Balance in the Fog of Memory: Angel Otero at CAMH

Angel Otero, Portrait of Dad When He Was Young, 2010.
Charcoal and silicone transfer on canvas (monotype) 84 x 72 x 2 inches.
Collection of Marilyn and Larry Fields.
Image courtesy the artist and Kavi Gupta.

Angel Otero, Sour Diesel, 2011.
Oil-paint skins collaged on resin-coated canvas, 38 x 27 x 2 ¾ inches.
Collection of Ellen and Steve Susman.
Image courtesy the artist and Lehmann Maupin, New York.

Angel Otero: Everything and Nothing, on view at the Contemporary Arts Museum Houston through March 19, 2017, is the artist’s first survey exhibition, covering just under a decade of his work. Survey exhibitions offer viewers a look at the growth of an artist’s practice, and while nine years seems like an odd amount of time to cover, the selected works show that Otero has indeed evolved.

Throughout the development and variations in Otero’s medium of choice, there remain some constants. The artist consistently makes references to memories of his family, his life growing up in Puerto Rico, and practices in a manner that produces works simultaneously grotesque and beautiful. These stories of the Otero lineage are most clearly present in the earlier paintings on display, a series of still life works that show an early iteration of his “skin” paintings.

Blue Still Life (2010) is a scaled-up painting of a vase filled with flowers. Laid over a field of night sky is an intricate collage of oil skins that form flowers. Long, winding stems jut from a vase only to explode into flowers that tend towards either drooping with wilted petals or crawl up the canvas. Life and death exist together and balance // counteract one another, contained by a blue and white pitcher vase set atop a cleanly crafted tablecloth supported by nothing but its own impeccable structure. A grid drawn out between two series of loops that stylize the cloth, the cleanliness of the handcrafted counterbalances the mess of the natural.

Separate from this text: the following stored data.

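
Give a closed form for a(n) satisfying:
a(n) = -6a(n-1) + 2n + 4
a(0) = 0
First-order linear with linear forcing.
Homogeneous solution: a_h(n) = A·(-6)^n.
Try particular a_p(n) = pn + q. Substituting:
  pn + q = -6(p(n-1) + q) + 2n + 4.
Matching the n-coefficient: p = -6p + 2 ⇒ p = \frac{2}{7}.
Matching constants: q = 6p - 6q + 4 ⇒ q = \frac{40}{49}.
General: a(n) = A·(-6)^n + \frac{2 n}{7} + \frac{40}{49}.
Apply a(0) = 0: A + \frac{40}{49} = 0 ⇒ A = - \frac{40}{49}.
So a(n) = - \frac{40 \left(-6\right)^{n}}{49} + \frac{2 n}{7} + \frac{40}{49}.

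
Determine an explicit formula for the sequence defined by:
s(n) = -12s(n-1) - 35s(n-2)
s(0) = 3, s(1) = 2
Characteristic equation: x² + 12x + 35 = 0, which factors as (x - (-7))(x - (-5)) = 0.
Roots r₁ = -7, r₂ = -5 (distinct).
General solution: s(n) = A·(-7)^n + B·(-5)^n.
From s(0) = 3: A + B = 3.
From s(1) = 2: -7A - 5B = 2.
Solving: A = - \frac{17}{2}, B = \frac{23}{2}.
So s(n) = \frac{23 \left(-5\right)^{n}}{2} - \frac{17 \left(-7\right)^{n}}{2}.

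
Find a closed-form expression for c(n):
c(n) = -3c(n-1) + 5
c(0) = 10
First-order linear non-homogeneous.
Homogeneous solution: c_h(n) = A·(-3)^n.
Try constant particular solution c_p = K: K = -3K + 5 ⇒ K = \frac{5}{4}.
General: c(n) = A·(-3)^n + \frac{5}{4}.
Apply c(0) = 10: A + \frac{5}{4} = 10 ⇒ A = \frac{35}{4}.
So c(n) = \frac{35 \left(-3\right)^{n}}{4} + \frac{5}{4}.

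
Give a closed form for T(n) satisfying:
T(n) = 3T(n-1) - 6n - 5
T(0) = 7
First-order linear with linear forcing.
Homogeneous solution: T_h(n) = A·(3)^n.
Try particular T_p(n) = pn + q. Substituting:
  pn + q = 3(p(n-1) + q) - 6n - 5.
Matching the n-coefficient: p = 3p - 6 ⇒ p = 3.
Matching constants: q = -3p + 3q - 5 ⇒ q = 7.
General: T(n) = A·(3)^n + 3 n + 7.
Apply T(0) = 7: A + 7 = 7 ⇒ A = 0.
So T(n) = 3 n + 7.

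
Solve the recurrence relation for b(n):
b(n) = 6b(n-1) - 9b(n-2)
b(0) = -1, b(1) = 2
Characteristic equation: x² - 6x + 9 = 0, which is (x - (3))².
Repeated root r = 3.
General solution: b(n) = (A + Bn)·(3)^n.
From b(0) = -1: A = -1.
From b(1) = 2: (A + B)·(3) = 2 ⇒ B = \frac{5}{3}.
So b(n) = \left(\frac{5 n}{3} - 1\right) \cdot (3)^n.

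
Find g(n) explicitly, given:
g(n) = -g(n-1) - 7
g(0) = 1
First-order linear non-homogeneous.
Homogeneous solution: g_h(n) = A·(-1)^n.
Try constant particular solution g_p = K: K = -K - 7 ⇒ K = - \frac{7}{2}.
General: g(n) = A·(-1)^n - \frac{7}{2}.
Apply g(0) = 1: A - \frac{7}{2} = 1 ⇒ A = \frac{9}{2}.
So g(n) = \frac{9 \left(-1\right)^{n}}{2} - \frac{7}{2}.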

This balance between rigid and unshapely can likewise be found in Otero’s sculptural endeavors. Mixing porcelain and wrought-iron, the artist again makes reference to a personal narrative – one where wrought-iron fences stand guard around the ceramic curios and wares found within his grandmother’s house. Bits of broken porcelain mix with clay to form globs around the iron as though a curio were smashed against it and frozen in time. In Sunday (2012), a sculpture sat in the far right corner of the gallery, globs pile onto a broken table and chair like a fungus growing over the remains of an abandoned, or destroyed, home. The ceramic adheres to the iron and drips onto the floor, either consuming the material or growing over it.

Angel Otero, Untitled, 2012.
Fired porcelain and steel 61 x 48 x 23 inches.
Image courtesy the artist and Kavi Gupta.

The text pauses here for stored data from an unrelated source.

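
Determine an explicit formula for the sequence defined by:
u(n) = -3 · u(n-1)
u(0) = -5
Pure geometric recurrence with ratio -3.
By induction u(n) = u(0) · (-3)^n = - 5 \left(-3\right)^{n}.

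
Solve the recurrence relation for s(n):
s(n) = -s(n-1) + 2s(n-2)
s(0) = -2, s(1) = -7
Characteristic equation: x² + x - 2 = 0, which factors as (x - (1))(x - (-2)) = 0.
Roots r₁ = 1, r₂ = -2 (distinct).
General solution: s(n) = A·(1)^n + B·(-2)^n.
From s(0) = -2: A + B = -2.
From s(1) = -7: A - 2B = -7.
Solving: A = - \frac{11}{3}, B = \frac{5}{3}.
So s(n) = \frac{5 \left(-2\right)^{n}}{3} - \frac{11}{3}.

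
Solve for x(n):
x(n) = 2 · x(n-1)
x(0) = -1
Pure geometric recurrence with ratio 2.
By induction x(n) = x(0) · (2)^n = - 2^{n}.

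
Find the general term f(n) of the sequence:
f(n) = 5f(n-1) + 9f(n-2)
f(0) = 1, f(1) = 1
Characteristic equation: x² - 5x - 9 = 0.
Discriminant Δ = (5)² + 4·(9) = 61.
Roots r₁,₂ = (5 ± √61)/2, so r₁ = \frac{5}{2} + \frac{\sqrt{61}}{2}, r₂ = \frac{5}{2} - \frac{\sqrt{61}}{2}.
General solution: f(n) = A·r₁^n + B·r₂^n.
From the initial conditions, A + B = 1 and r₁A + r₂B = 1.
Since r₁ - r₂ = √61: A = (1 - (1)r₂)/√61 = \frac{1}{2} - \frac{3 \sqrt{61}}{122}, and B = 1 - A = \frac{3 \sqrt{61}}{122} + \frac{1}{2}.
So f(n) = \left(\frac{1}{2} - \frac{3 \sqrt{61}}{122}\right)\left(\frac{5}{2} + \frac{\sqrt{61}}{2}\right)^n + \left(\frac{3 \sqrt{61}}{122} + \frac{1}{2}\right)\left(\frac{5}{2} - \frac{\sqrt{61}}{2}\right)^n.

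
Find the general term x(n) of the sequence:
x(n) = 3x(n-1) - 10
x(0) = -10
First-order linear non-homogeneous.
Homogeneous solution: x_h(n) = A·(3)^n.
Try constant particular solution x_p = K: K = 3K - 10 ⇒ K = 5.
General: x(n) = A·(3)^n + 5.
Apply x(0) = -10: A + 5 = -10 ⇒ A = -15.
So x(n) = 5 - 15 \cdot 3^{n}.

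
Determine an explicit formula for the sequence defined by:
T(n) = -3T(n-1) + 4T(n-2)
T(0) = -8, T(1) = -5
Characteristic equation: x² + 3x - 4 = 0, which factors as (x - (-4))(x - (1)) = 0.
Roots r₁ = -4, r₂ = 1 (distinct).
General solution: T(n) = A·(-4)^n + B·(1)^n.
From T(0) = -8: A + B = -8.
From T(1) = -5: -4A + B = -5.
Solving: A = - \frac{3}{5}, B = - \frac{37}{5}.
So T(n) = - \frac{3 \left(-4\right)^{n}}{5} - \frac{37}{5}.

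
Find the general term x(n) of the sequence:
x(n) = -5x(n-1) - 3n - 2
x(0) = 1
First-order linear with linear forcing.
Homogeneous solution: x_h(n) = A·(-5)^n.
Try particular x_p(n) = pn + q. Substituting:
  pn + q = -5(p(n-1) + q) - 3n - 2.
Matching the n-coefficient: p = -5p - 3 ⇒ p = - \frac{1}{2}.
Matching constants: q = 5p - 5q - 2 ⇒ q = - \frac{3}{4}.
General: x(n) = A·(-5)^n - \frac{n}{2} - \frac{3}{4}.
Apply x(0) = 1: A - \frac{3}{4} = 1 ⇒ A = \frac{7}{4}.
So x(n) = \frac{7 \left(-5\right)^{n}}{4} - \frac{n}{2} - \frac{3}{4}.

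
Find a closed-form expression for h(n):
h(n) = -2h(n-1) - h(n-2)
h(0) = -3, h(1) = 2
Characteristic equation: x² + 2x + 1 = 0, which is (x - (-1))².
Repeated root r = -1.
General solution: h(n) = (A + Bn)·(-1)^n.
From h(0) = -3: A = -3.
From h(1) = 2: (A + B)·(-1) = 2 ⇒ B = 1.
So h(n) = \left(n - 3\right) \cdot (-1)^n.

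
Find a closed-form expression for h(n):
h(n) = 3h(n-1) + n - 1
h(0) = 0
First-order linear with linear forcing.
Homogeneous solution: h_h(n) = A·(3)^n.
Try particular h_p(n) = pn + q. Substituting:
  pn + q = 3(p(n-1) + q) + n - 1.
Matching the n-coefficient: p = 3p + 1 ⇒ p = - \frac{1}{2}.
Matching constants: q = -3p + 3q - 1 ⇒ q = - \frac{1}{4}.
General: h(n) = A·(3)^n - \frac{n}{2} - \frac{1}{4}.
Apply h(0) = 0: A - \frac{1}{4} = 0 ⇒ A = \frac{1}{4}.
So h(n) = \frac{3^{n}}{4} - \frac{n}{2} - \frac{1}{4}.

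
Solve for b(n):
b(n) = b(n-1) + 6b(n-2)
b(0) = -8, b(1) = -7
Characteristic equation: x² - x - 6 = 0, which factors as (x - (-2))(x - (3)) = 0.
Roots r₁ = -2, r₂ = 3 (distinct).
General solution: b(n) = A·(-2)^n + B·(3)^n.
From b(0) = -8: A + B = -8.
From b(1) = -7: -2A + 3B = -7.
Solving: A = - \frac{17}{5}, B = - \frac{23}{5}.
So b(n) = - \frac{17 \left(-2\right)^{n}}{5} - \frac{23 \cdot 3^{n}}{5}.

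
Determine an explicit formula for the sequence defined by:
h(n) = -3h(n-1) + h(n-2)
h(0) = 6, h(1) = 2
Characteristic equation: x² + 3x - 1 = 0.
Discriminant Δ = (-3)² + 4·(1) = 13.
Roots r₁,₂ = (-3 ± √13)/2, so r₁ = - \frac{3}{2} + \frac{\sqrt{13}}{2}, r₂ = - \frac{\sqrt{13}}{2} - \frac{3}{2}.
General solution: h(n) = A·r₁^n + B·r₂^n.
From the initial conditions, A + B = 6 and r₁A + r₂B = 2.
Since r₁ - r₂ = √13: A = (2 - (6)r₂)/√13 = 3 + \frac{11 \sqrt{13}}{13}, and B = 6 - A = 3 - \frac{11 \sqrt{13}}{13}.
So h(n) = \left(3 + \frac{11 \sqrt{13}}{13}\right)\left(- \frac{3}{2} + \frac{\sqrt{13}}{2}\right)^n + \left(3 - \frac{11 \sqrt{13}}{13}\right)\left(- \frac{\sqrt{13}}{2} - \frac{3}{2}\right)^n.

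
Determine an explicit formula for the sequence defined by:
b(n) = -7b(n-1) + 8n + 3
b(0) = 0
First-order linear with linear forcing.
Homogeneous solution: b_h(n) = A·(-7)^n.
Try particular b_p(n) = pn + q. Substituting:
  pn + q = -7(p(n-1) + q) + 8n + 3.
Matching the n-coefficient: p = -7p + 8 ⇒ p = 1.
Matching constants: q = 7p - 7q + 3 ⇒ q = \frac{5}{4}.
General: b(n) = A·(-7)^n + n + \frac{5}{4}.
Apply b(0) = 0: A + \frac{5}{4} = 0 ⇒ A = - \frac{5}{4}.
So b(n) = - \frac{5 \left(-7\right)^{n}}{4} + n + \frac{5}{4}.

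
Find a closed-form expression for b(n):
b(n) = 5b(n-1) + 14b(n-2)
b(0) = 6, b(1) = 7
Characteristic equation: x² - 5x - 14 = 0, which factors as (x - (-2))(x - (7)) = 0.
Roots r₁ = -2, r₂ = 7 (distinct).
General solution: b(n) = A·(-2)^n + B·(7)^n.
From b(0) = 6: A + B = 6.
From b(1) = 7: -2A + 7B = 7.
Solving: A = \frac{35}{9}, B = \frac{19}{9}.
So b(n) = \frac{35 \left(-2\right)^{n}}{9} + \frac{19 \cdot 7^{n}}{9}.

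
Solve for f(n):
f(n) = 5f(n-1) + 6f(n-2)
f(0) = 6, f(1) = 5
Characteristic equation: x² - 5x - 6 = 0, which factors as (x - (6))(x - (-1)) = 0.
Roots r₁ = 6, r₂ = -1 (distinct).
General solution: f(n) = A·(6)^n + B·(-1)^n.
From f(0) = 6: A + B = 6.
From f(1) = 5: 6A - B = 5.
Solving: A = \frac{11}{7}, B = \frac{31}{7}.
So f(n) = \frac{31 \left(-1\right)^{n}}{7} + \frac{11 \cdot 6^{n}}{7}.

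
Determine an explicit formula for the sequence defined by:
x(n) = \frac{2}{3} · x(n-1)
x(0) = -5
Pure geometric recurrence with ratio \frac{2}{3}.
By induction x(n) = x(0) · (\frac{2}{3})^n = - 5 \left(\frac{2}{3}\right)^{n}.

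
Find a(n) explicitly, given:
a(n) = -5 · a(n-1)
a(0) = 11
Pure geometric recurrence with ratio -5.
By induction a(n) = a(0) · (-5)^n = 11 \left(-5\right)^{n}.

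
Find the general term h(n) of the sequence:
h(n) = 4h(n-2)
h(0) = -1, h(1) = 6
Characteristic equation: x² - 4 = 0, which factors as (x - (2))(x - (-2)) = 0.
Roots r₁ = 2, r₂ = -2 (distinct).
General solution: h(n) = A·(2)^n + B·(-2)^n.
From h(0) = -1: A + B = -1.
From h(1) = 6: 2A - 2B = 6.
Solving: A = 1, B = -2.
So h(n) = - 2 \left(-2\right)^{n} + 2^{n}.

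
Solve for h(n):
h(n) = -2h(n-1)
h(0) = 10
This is a homogeneous first-order recurrence with ratio -2.
By induction h(n) = h(0) · (-2)^n = 10 \left(-2\right)^{n}.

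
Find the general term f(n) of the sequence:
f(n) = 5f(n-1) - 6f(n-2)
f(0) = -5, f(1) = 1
Characteristic equation: x² - 5x + 6 = 0, which factors as (x - (2))(x - (3)) = 0.
Roots r₁ = 2, r₂ = 3 (distinct).
General solution: f(n) = A·(2)^n + B·(3)^n.
From f(0) = -5: A + B = -5.
From f(1) = 1: 2A + 3B = 1.
Solving: A = -16, B = 11.
So f(n) = - 16 \cdot 2^{n} + 11 \cdot 3^{n}.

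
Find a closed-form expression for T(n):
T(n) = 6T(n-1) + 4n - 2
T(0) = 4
First-order linear with linear forcing.
Homogeneous solution: T_h(n) = A·(6)^n.
Try particular T_p(n) = pn + q. Substituting:
  pn + q = 6(p(n-1) + q) + 4n - 2.
Matching the n-coefficient: p = 6p + 4 ⇒ p = - \frac{4}{5}.
Matching constants: q = -6p + 6q - 2 ⇒ q = - \frac{14}{25}.
General: T(n) = A·(6)^n - \frac{4 n}{5} - \frac{14}{25}.
Apply T(0) = 4: A - \frac{14}{25} = 4 ⇒ A = \frac{114}{25}.
So T(n) = \frac{114 \cdot 6^{n}}{25} - \frac{4 n}{5} - \frac{14}{25}.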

The distorted figures on display bear a heavy resemblance to Otero’s “skin” paintings, which line the back walls of the space as well as two walls fabricated for the exhibition. Of the series on display, the “skin” paintings show the most consistent development. The early paintings in this group, from 2011, show a direct connection to the still life paintings in that they are larger versions of the small pieces used to create the oil collages. The removal of the skin and its placement on the canvas bring about a likeness akin to fabric – sheets crumpled and wrinkled after a night of tossing and turning.

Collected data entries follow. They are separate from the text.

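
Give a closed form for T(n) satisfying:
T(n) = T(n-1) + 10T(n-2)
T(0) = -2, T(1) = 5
Characteristic equation: x² - x - 10 = 0.
Discriminant Δ = (1)² + 4·(10) = 41.
Roots r₁,₂ = (1 ± √41)/2, so r₁ = \frac{1}{2} + \frac{\sqrt{41}}{2}, r₂ = \frac{1}{2} - \frac{\sqrt{41}}{2}.
General solution: T(n) = A·r₁^n + B·r₂^n.
From the initial conditions, A + B = -2 and r₁A + r₂B = 5.
Since r₁ - r₂ = √41: A = (5 - (-2)r₂)/√41 = -1 + \frac{6 \sqrt{41}}{41}, and B = -2 - A = -1 - \frac{6 \sqrt{41}}{41}.
So T(n) = \left(-1 + \frac{6 \sqrt{41}}{41}\right)\left(\frac{1}{2} + \frac{\sqrt{41}}{2}\right)^n + \left(-1 - \frac{6 \sqrt{41}}{41}\right)\left(\frac{1}{2} - \frac{\sqrt{41}}{2}\right)^n.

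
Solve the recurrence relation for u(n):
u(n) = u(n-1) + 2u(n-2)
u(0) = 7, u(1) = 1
Characteristic equation: x² - x - 2 = 0, which factors as (x - (-1))(x - (2)) = 0.
Roots r₁ = -1, r₂ = 2 (distinct).
General solution: u(n) = A·(-1)^n + B·(2)^n.
From u(0) = 7: A + B = 7.
From u(1) = 1: -A + 2B = 1.
Solving: A = \frac{13}{3}, B = \frac{8}{3}.
So u(n) = \frac{13 \left(-1\right)^{n}}{3} + \frac{8 \cdot 2^{n}}{3}.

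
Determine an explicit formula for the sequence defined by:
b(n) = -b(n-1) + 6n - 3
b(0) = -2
First-order linear with linear forcing.
Homogeneous solution: b_h(n) = A·(-1)^n.
Try particular b_p(n) = pn + q. Substituting:
  pn + q = -(p(n-1) + q) + 6n - 3.
Matching the n-coefficient: p = -p + 6 ⇒ p = 3.
Matching constants: q = p - q - 3 ⇒ q = 0.
General: b(n) = A·(-1)^n + 3 n + 0.
Apply b(0) = -2: A + 0 = -2 ⇒ A = -2.
So b(n) = - 2 \left(-1\right)^{n} + 3 n.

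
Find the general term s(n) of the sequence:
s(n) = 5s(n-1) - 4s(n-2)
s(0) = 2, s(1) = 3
Characteristic equation: x² - 5x + 4 = 0, which factors as (x - (1))(x - (4)) = 0.
Roots r₁ = 1, r₂ = 4 (distinct).
General solution: s(n) = A·(1)^n + B·(4)^n.
From s(0) = 2: A + B = 2.
From s(1) = 3: A + 4B = 3.
Solving: A = \frac{5}{3}, B = \frac{1}{3}.
So s(n) = \frac{4^{n}}{3} + \frac{5}{3}.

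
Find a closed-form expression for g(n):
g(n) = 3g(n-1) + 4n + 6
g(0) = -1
First-order linear with linear forcing.
Homogeneous solution: g_h(n) = A·(3)^n.
Try particular g_p(n) = pn + q. Substituting:
  pn + q = 3(p(n-1) + q) + 4n + 6.
Matching the n-coefficient: p = 3p + 4 ⇒ p = -2.
Matching constants: q = -3p + 3q + 6 ⇒ q = -6.
General: g(n) = A·(3)^n - 2 n - 6.
Apply g(0) = -1: A - 6 = -1 ⇒ A = 5.
So g(n) = 5 \cdot 3^{n} - 2 n - 6.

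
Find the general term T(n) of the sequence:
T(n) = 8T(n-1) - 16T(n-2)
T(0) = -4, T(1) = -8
Characteristic equation: x² - 8x + 16 = 0, which is (x - (4))².
Repeated root r = 4.
General solution: T(n) = (A + Bn)·(4)^n.
From T(0) = -4: A = -4.
From T(1) = -8: (A + B)·(4) = -8 ⇒ B = 2.
So T(n) = \left(2 n - 4\right) \cdot (4)^n.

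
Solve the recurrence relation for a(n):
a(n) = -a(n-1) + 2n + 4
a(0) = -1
First-order linear with linear forcing.
Homogeneous solution: a_h(n) = A·(-1)^n.
Try particular a_p(n) = pn + q. Substituting:
  pn + q = -(p(n-1) + q) + 2n + 4.
Matching the n-coefficient: p = -p + 2 ⇒ p = 1.
Matching constants: q = p - q + 4 ⇒ q = \frac{5}{2}.
General: a(n) = A·(-1)^n + n + \frac{5}{2}.
Apply a(0) = -1: A + \frac{5}{2} = -1 ⇒ A = - \frac{7}{2}.
So a(n) = - \frac{7 \left(-1\right)^{n}}{2} + n + \frac{5}{2}.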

Over time, though, these wrinkles disappear, as seen in later works that also move away from this twisted and gnarled appearance in favor of smoother fabrics with more cohesive designs. We see this in Took the bed out, Flew Kites and Saw the seeds grow (2015), where the skin is tightly affixed and flattened to the canvas, causing little-to-no distortion to the more distinct shapes that Otero has created.

To the left of the “skin” paintings is a series began alongside the refinement of the oil skins as a means of counterbalancing their unruliness. The transfer paintings function more as printmaking and just happens to be done on canvas. By projecting photographs onto canvas, Otero constructs a template with silicone and graphite, compressing the surface with plexiglass glass as one would a monotype print. The transfers are distinct from his other works. The aesthetic is far cleaner, and the narratives more apparent, more representational and intimate, such as in Portrait of Dad When He Was Young (2010). Although the memories still appear hazy, they provide much more direct access to Otero’s life.

Over the near-decade on view, the artist has apparently focused quite intently on finding innovative means of changing the narrative of painting within a personal and historical context. Otero experiments with how he can present himself, his family, his life, but he also (whether intended or not) seems to seek balance.